The most egregious problem is that the Origin whitepaper freely slings around terms like “training set,” “test set,” “validation cohort,” etc. without any clear delineation of what is what. In fact, as written, their text seems to imply that they trained on their validation set, meaning that their validation statistics are completely meaningless!

Specifically, they first note that they have a “training cohort consisting of 40,872 siblings” from the UK Biobank:

On the very next page, however, they emphasize the importance of validating polygenic risk scores on a test set with no family overlap with the training set:

But in practically the same breath, they’ve described the construction of their PRS sibling validation set as being directly drawn from the training cohort they described on the previous page! And to make matters worse, because the two halves (in their validation set construction method) contain siblings from the same families, the two estimates of liability R2 obtained on each half are not independent in the typical sense, introducing bias into their inverse-variance-weighted meta-analysis.

Nearly identical cohorts for within-family validation

Related to the above is the possibility that the sibling testing (training?) does not include only siblings but other relationship types as well. For background, a proband is defined as “a person serving as the starting point for the genetic study of a family.” As Herasight’s paper mentions, this includes both people in a sibling pair as well as any offspring of parents also genotyped in the UK Biobank; Herasight uses such probands for within-family validation in the UKB. The citation to Young et al., which develops the relevant within-family methods, shows the available numbers:

How then did Nucleus identify >5,000 more sibling probands than what Young et al. confidently identify across rows 1, 3 and 5 above? The disparity seems too large to be attributable to differences in ancestry filtering that they describe (essentially, keeping individuals who are genetically White British and also self-report the same). My best guess is that they’ve also accidentally classified some parent-offspring pairs as siblings given that these should have the same degree of genetic sharing as siblings (~50%), which is all they seem to filter for in this step.

Even if there was no data processing error, it’s again clear that Nucleus is performing little more than a poor replication of the within-family validation component of Herasight’s work.

Bizarre usage of “total blood pressure”

Hypertension is defined by high blood pressure which in turn is typically defined as high systolic or diastolic blood pressure. Nucleus, however, uses a very bizarre notion of “total blood pressure,” which I cannot find references to anywhere else in the literature.

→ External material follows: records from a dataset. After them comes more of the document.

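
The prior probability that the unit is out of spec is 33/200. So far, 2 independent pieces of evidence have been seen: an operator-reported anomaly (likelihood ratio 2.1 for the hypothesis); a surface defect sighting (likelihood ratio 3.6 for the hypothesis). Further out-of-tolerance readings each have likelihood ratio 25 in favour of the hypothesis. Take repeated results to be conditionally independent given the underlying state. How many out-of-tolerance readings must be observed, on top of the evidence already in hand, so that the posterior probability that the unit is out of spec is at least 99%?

2

Prior odds = 0.165/0.835 = 33/167.
Combined Bayes factor of the evidence already in hand = 2.1 × 3.6 = 7.56.
Odds after that evidence = (33/167) × 7.56 = 6237/4175.
Target odds = 0.99/0.01 = 99.
Need 25ⁿ ≥ 99 ÷ (6237/4175) = 4175/63.
25¹ = 25 falls short of 4175/63 but 25² = 625 reaches it, so n = 2.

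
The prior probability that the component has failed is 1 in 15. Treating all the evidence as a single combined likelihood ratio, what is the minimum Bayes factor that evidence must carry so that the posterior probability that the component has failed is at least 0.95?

Prior odds = (1/15)/(14/15) = 1/14.
Target odds = 0.95/0.05 = 19.
Required Bayes factor = 19 ÷ (1/14) = 266.

266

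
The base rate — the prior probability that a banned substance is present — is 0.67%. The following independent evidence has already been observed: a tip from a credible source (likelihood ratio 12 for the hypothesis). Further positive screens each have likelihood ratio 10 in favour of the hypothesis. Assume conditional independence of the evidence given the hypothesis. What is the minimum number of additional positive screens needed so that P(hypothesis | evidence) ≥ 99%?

4

Prior odds = 0.0067/0.9933 = 67/9933.
Bayes factor of the evidence already in hand = 12.
Odds after that evidence = (67/9933) × 12 = 268/3311.
Target odds = 0.99/0.01 = 99.
Need 10ⁿ ≥ 99 ÷ (268/3311) = 327789/268.
10³ = 1000 falls short of 327789/268 but 10⁴ = 10000 reaches it, so n = 4.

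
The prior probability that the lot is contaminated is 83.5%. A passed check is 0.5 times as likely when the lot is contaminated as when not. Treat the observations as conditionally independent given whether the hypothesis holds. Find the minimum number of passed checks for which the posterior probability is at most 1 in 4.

4

Prior odds = 0.835/0.165 = 167/33.
Likelihood ratio per passed check = 0.5.
Target odds: 0.25 ÷ 0.75 = 1/3.
Require 0.5ⁿ ≤ 1/3 ÷ (167/33) = 11/167.
0.5³ = 0.125 is still above 11/167 but 0.5⁴ = 0.0625 is at or below it, so n = 4.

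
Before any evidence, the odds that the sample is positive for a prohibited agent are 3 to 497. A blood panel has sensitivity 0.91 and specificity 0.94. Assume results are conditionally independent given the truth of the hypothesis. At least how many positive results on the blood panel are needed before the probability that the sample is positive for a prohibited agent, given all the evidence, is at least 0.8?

3

Prior odds = 3/497.
False-positive rate = 1 − 0.94 = 0.06; likelihood ratio of a positive = 0.91/0.06 = 91/6.
Target odds: 0.8 ÷ 0.2 = 4.
Need (3/497) × (91/6)ⁿ ≥ 4, i.e. (91/6)ⁿ ≥ 1988/3.
(91/6)² = 8281/36 falls short of 1988/3 but (91/6)³ = 753571/216 reaches it, so n = 3.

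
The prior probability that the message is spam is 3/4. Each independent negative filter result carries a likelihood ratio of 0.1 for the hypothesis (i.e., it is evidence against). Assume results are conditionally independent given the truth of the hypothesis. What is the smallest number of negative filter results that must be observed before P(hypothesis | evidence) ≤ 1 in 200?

Prior odds = 0.75/0.25 = 3.
Likelihood ratio per negative filter result = 0.1.
Target odds: 0.005 ÷ 0.995 = 1/199.
Require 0.1ⁿ ≤ 1/199 ÷ 3 = 1/597.
0.1² = 0.01 is still above 1/597 but 0.1³ = 0.001 is at or below it, so n = 3.

3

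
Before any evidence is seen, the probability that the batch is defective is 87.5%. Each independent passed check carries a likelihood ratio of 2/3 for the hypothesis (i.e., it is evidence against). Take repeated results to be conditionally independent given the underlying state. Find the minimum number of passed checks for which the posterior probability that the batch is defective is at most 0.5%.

Prior odds: 0.875 ÷ 0.125 = 7.
Likelihood ratio per passed check = 2/3.
Target odds: 0.005 ÷ 0.995 = 1/199.
Need 7 × (2/3)ⁿ ≤ 1/199, i.e. (2/3)ⁿ ≤ 1/1393.
(2/3)¹⁷ = 131072/129140163 is still above 1/1393 but (2/3)¹⁸ = 262144/387420489 is at or below it, so n = 18.

18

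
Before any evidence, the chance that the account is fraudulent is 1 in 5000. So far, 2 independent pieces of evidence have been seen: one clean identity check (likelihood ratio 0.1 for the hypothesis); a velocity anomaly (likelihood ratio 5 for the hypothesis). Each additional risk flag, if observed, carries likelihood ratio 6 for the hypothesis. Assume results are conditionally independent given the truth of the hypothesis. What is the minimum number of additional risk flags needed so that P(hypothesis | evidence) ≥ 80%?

6

Prior odds = 0.0002/0.9998 = 1/4999.
Combined Bayes factor of the evidence already in hand = 0.1 × 5 = 0.5.
Odds after that evidence = (1/4999) × 0.5 = 1/9998.
Target odds = 0.8/0.2 = 4.
Need 6ⁿ ≥ 4 ÷ (1/9998) = 39992.
6⁵ = 7776 falls short of 39992 but 6⁶ = 46656 reaches it, so n = 6.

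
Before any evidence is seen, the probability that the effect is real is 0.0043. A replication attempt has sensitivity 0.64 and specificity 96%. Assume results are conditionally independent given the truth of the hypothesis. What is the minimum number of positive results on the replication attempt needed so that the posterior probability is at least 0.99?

4

Prior odds = 0.0043/0.9957 = 43/9957.
False-positive rate = 1 − 0.96 = 0.04; likelihood ratio of a positive = 0.64/0.04 = 16.
Target odds: 0.99 ÷ 0.01 = 99.
Require 16ⁿ ≥ 99 ÷ (43/9957) = 985743/43.
16³ = 4096 falls short of 985743/43 but 16⁴ = 65536 reaches it, so n = 4.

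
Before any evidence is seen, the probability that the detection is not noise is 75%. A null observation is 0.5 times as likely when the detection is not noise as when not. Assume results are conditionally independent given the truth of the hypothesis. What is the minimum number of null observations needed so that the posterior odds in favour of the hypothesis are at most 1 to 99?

9

Prior odds: 0.75 ÷ 0.25 = 3.
Likelihood ratio per null observation = 0.5.
Target odds = 1/99.
Need 3 × 0.5ⁿ ≤ 1/99, i.e. 0.5ⁿ ≤ 1/297.
0.5⁸ = 0.00390625 is still above 1/297 but 0.5⁹ = 0.001953125 is at or below it, so n = 9.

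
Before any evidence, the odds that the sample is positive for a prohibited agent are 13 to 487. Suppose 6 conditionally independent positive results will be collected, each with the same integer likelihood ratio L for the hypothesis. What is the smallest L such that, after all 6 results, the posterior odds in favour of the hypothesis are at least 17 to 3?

Prior odds = 13/487.
Target odds = 17/3.
Need L⁶ ≥ 17/3 ÷ (13/487) = 8279/39.
2⁶ = 64 < 8279/39 ≤ 729 = 3⁶, so L = 3.

3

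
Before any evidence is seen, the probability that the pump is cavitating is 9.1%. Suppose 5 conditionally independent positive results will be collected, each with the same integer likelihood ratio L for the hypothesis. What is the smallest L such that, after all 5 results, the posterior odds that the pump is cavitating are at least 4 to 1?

3

Prior odds = 0.091/0.909 = 91/909.
Target odds = 4.
Need L⁵ ≥ 4 ÷ (91/909) = 3636/91.
2⁵ = 32 < 3636/91 ≤ 243 = 3⁵, so L = 3.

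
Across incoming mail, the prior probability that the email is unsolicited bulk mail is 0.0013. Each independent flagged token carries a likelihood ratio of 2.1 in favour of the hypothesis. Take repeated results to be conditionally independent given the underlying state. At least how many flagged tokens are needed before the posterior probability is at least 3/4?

Prior odds = 0.0013/0.9987 = 13/9987.
Likelihood ratio per flagged token = 2.1.
Target posterior odds = 0.75/0.25 = 3.
Require 2.1ⁿ ≥ 3 ÷ (13/9987) = 29961/13.
2.1¹⁰ ≈1667.99 falls short of 29961/13 but 2.1¹¹ ≈3502.78 reaches it, so n = 11.

11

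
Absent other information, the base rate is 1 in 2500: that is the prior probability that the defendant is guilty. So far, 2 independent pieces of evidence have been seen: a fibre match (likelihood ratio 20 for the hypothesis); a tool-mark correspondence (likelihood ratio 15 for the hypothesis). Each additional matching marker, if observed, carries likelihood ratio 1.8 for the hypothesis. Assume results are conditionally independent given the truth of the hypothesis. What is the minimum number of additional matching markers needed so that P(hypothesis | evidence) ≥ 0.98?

11

Prior odds = 0.0004/0.9996 = 1/2499.
Combined Bayes factor of the evidence already in hand = 20 × 15 = 300.
Odds after that evidence = (1/2499) × 300 = 100/833.
Target odds = 0.98/0.02 = 49.
Need 1.8ⁿ ≥ 49 ÷ (100/833) = 408.17.
1.8¹⁰ ≈357.047 falls short of 408.17 but 1.8¹¹ ≈642.684 reaches it, so n = 11.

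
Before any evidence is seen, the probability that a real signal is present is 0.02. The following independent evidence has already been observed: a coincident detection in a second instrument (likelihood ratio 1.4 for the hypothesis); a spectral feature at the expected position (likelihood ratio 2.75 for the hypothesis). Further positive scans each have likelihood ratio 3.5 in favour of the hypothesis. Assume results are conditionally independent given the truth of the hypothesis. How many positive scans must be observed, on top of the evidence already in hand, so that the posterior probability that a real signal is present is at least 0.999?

Prior odds = 0.02/0.98 = 1/49.
Combined Bayes factor of the evidence already in hand = 1.4 × 2.75 = 3.85.
Odds after that evidence = (1/49) × 3.85 = 11/140.
Target odds = 0.999/0.001 = 999.
Need 3.5ⁿ ≥ 999 ÷ (11/140) = 139860/11.
3.5⁷ = 823543/128 falls short of 139860/11 but 3.5⁸ = 5764801/256 reaches it, so n = 8.

8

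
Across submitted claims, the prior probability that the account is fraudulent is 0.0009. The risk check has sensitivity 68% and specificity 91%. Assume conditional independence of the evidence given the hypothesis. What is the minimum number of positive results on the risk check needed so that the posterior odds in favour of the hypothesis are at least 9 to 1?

Prior odds = 0.0009/0.9991 = 9/9991.
False-positive rate = 1 − 0.91 = 0.09; likelihood ratio of a positive = 0.68/0.09 = 68/9.
Target odds = 9.
Need (9/9991) × (68/9)ⁿ ≥ 9, i.e. (68/9)ⁿ ≥ 9991.
(68/9)⁴ = 21381376/6561 falls short of 9991 but (68/9)⁵ ≈24622.5 reaches it, so n = 5.

5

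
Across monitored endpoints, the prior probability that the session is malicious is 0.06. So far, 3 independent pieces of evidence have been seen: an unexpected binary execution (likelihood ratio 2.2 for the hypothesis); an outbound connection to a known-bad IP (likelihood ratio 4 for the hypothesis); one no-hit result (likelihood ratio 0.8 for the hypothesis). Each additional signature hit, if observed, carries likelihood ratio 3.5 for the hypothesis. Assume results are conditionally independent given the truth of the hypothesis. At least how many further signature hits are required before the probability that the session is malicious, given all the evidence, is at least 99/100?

5

Prior odds = 0.06/0.94 = 3/47.
Combined Bayes factor of the evidence already in hand = 2.2 × 4 × 0.8 = 7.04.
Odds after that evidence = (3/47) × 7.04 = 528/1175.
Target odds = 0.99/0.01 = 99.
Need 3.5ⁿ ≥ 99 ÷ (528/1175) = 220.3125.
3.5⁴ = 150.0625 falls short of 220.3125 but 3.5⁵ = 525.21875 reaches it, so n = 5.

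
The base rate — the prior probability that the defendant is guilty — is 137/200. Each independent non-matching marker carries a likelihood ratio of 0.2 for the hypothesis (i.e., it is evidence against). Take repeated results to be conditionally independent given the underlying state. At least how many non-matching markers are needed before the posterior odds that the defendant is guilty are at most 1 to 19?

Prior odds = 0.685/0.315 = 137/63.
Likelihood ratio per non-matching marker = 0.2.
Target odds = 1/19.
Require 0.2ⁿ ≤ 1/19 ÷ (137/63) = 63/2603.
0.2² = 0.04 is still above 63/2603 but 0.2³ = 0.008 is at or below it, so n = 3.

3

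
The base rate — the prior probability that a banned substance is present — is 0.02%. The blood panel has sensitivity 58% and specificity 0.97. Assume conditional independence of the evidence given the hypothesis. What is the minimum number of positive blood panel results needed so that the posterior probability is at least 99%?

Prior odds = 0.0002/0.9998 = 1/4999.
False-positive rate = 1 − 0.97 = 0.03; likelihood ratio of a positive = 0.58/0.03 = 58/3.
Target odds: 0.99 ÷ 0.01 = 99.
Require (58/3)ⁿ ≥ 99 ÷ (1/4999) = 494901.
(58/3)⁴ = 11316496/81 falls short of 494901 but (58/3)⁵ = 656356768/243 reaches it, so n = 5.

5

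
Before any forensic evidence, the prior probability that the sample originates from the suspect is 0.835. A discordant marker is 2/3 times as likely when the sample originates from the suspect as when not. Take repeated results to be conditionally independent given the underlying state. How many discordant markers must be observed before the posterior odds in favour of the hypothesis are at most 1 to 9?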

They also apply an arbitrary offset of 25 to “total blood pressure” to account for hypertension medication usage. It’s not clear where they got any of this from.

This is a particularly weird error because it’s difficult to imagine what generative process could actually result in this kind of mistake. If you naively search something like “definition of hypertension” you’ll get a much more reasonable result. It actually takes more effort to come up with a nonstandard definition of hypertension that nobody else seems to use.

Incorrect ICD9 code used for prostate cancer

Nucleus also lists ICD9 code 714 under their definition of prostate cancer. ICD9 code 714 refers to “rheumatoid arthritis and other inflammatory polyarthropathies,” not to prostate cancer.

Amusingly, they correctly use the same ICD code for rheumatoid arthritis in the following row, meaning that even a cursory pre-publication review of this article would have trivially caught this error (or just ask ChatGPT?).

They also duplicated the rheumatoid arthritis UKB code 131848 for type 1 diabetes and reported UKB’s self-report code 1291 for “mania/bipolar disorder/manic depression” for rheumatoid arthritis and type 1 diabetes:

The charitable interpretation here is that these are just typos and that they did not in fact define cases of prostate cancer as whether they had previously been diagnosed with rheumatoid arthritis, but who knows!

Everything not covered by the whitepaper seems somehow even worse

A history of blatant falsification

In Scott Alexander’s post on the current state of polygenic embryo screening, published a couple months before the Origin whitepaper was released, he discusses various scientific inconsistencies and concerns about Nucleus’s IVF product. Among these concerns, of which there are many, the most egregious one seems to be about how the polygenic scores they offer mostly seem to just be noise. 

How do we know this, given that the predictive validity (typically expressed for diseases in the form of a liability R2) is not actually reported by Nucleus? As it turns out, given an individual’s PGS z-score, the disease prevalence, and the reported absolute risk, one can actually back-calculate the implied liability R2, which is a measure of how predictive a PGS is. One can therefore infer the predictive validity that would be needed from a score in order to give the results that they report. 

Scott discusses Herasight’s whitepaper, in which they performed an independent validation of the validity of the scores whose provenance they were able to determine (for more details see the original replication, the associated Substack post, various discussions on X) to compare them to the values implied by Nucleus reports:

So of the subset of scores that were testable, all but one had substantially lower performance in practice than what would be required for Nucleus to have delivered the reports that they did. 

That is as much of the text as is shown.